What did everybody do when they weren't doing the strange and cool and funny and bizarre stuff, the stuff that shifted the story, the stuff that made things move?

That's what I wondered, when I was a kid, watching The Fall Guy and Three's Company and The Dark Crystal and Superman III. The shows on TV always showed you the exciting parts, the parts you needed to know to understand what, exactly, was going on. The movies existed on a level of pure dramatic or comedic tension; there was no boring, diluted middle ground.

But that, I realized, wasn't what life was all about. Life was all middle ground, as far as I could see. You got up and pissed and showered and ate, went to school, ignored the teachers as best as you good, partied at recess as best as you could, came home, watched TV, maybe did some homework, hit the sack. Period. End of story. Rise again, repeat again.

There was none of that shit in the movies or on the tube. Bo and Luke Duke were always getting into mischief; Marty McFly was always on the run, bopping through time, solving space-time paradoxes. Me? I was waiting in line at the cafeteria, hoping the burgers, drab as they were, hadn't been sold out.

I used to daydream a lot, and wish a lot, and hope that one day, some day, there would be a movie that featued all the cut-out parts.
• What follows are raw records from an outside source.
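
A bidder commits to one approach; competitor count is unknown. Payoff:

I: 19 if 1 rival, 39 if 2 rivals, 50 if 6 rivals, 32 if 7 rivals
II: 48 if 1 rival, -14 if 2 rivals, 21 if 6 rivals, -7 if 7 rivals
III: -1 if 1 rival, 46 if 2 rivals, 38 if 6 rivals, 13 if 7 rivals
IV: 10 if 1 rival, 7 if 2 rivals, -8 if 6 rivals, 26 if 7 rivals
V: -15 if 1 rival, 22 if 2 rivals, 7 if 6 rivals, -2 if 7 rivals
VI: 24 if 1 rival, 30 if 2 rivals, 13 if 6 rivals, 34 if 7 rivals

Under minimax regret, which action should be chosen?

Column bests: 1 rival=48, 2 rivals=46, 6 rivals=50, 7 rivals=34.
I regrets: 29, 7, 0, 2 → max 29
II regrets: 0, 60, 29, 41 → max 60
III regrets: 49, 0, 12, 21 → max 49
IV regrets: 38, 39, 58, 8 → max 58
V regrets: 63, 24, 43, 36 → max 63
VI regrets: 24, 16, 37, 0 → max 37
Smallest max regret = 29 → I.

I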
The real-life parts. I knew that it would be boring, and not much would happen, but that's what I wanted to see. All the mundane shit that I did, I wanted to see Luke Skywalker do. I wanted to see Darth Vader have to go for a piss, or Frank and Ponch from C*H*I*P*S get a flat tire, curse the ground, wait around for AAA to come bail them out.

All that time! That time that in life is always there, unavoidably so, but in movies is always gone, absent. Most of it so trivial; most of it ordinary. But because it was denied me, on the screen, inversely, or perhaps perversely, I wanted it. I wanted that silver screen to reflect my own life. It couldn't be, just couldn't, that only movies held the magic elixir of excitement and romance and intrigue. If it wasn't on the screen, in my mind, it wasn't valid. So that meant life, in a very real sense, wasn't valid.

I wanted to pay for my ticket and plunk my ass down in a chair and slurp my Coke and wait for the tediousness of everyday life to take hold. I would have watched, happily, Kirk and Spock just shoot the shit for hours on end. It's probably why I like Star Trek V and nobody else does (except for Canadian sci-fi writer Robert Sawyer.) We get to see Kirk and Spock and Bones camping. We get to see them arguing about nothing at all. We get to see them sing, or attempt to sing, old songs. Badly. We get to see life, the small parts of life, played out.

And by seeing them in that fictional form, on the big screen, life itself, or maybe just my life, became validated.

Which, depending on how you look at it, is kind of a cool thing or a sad thing.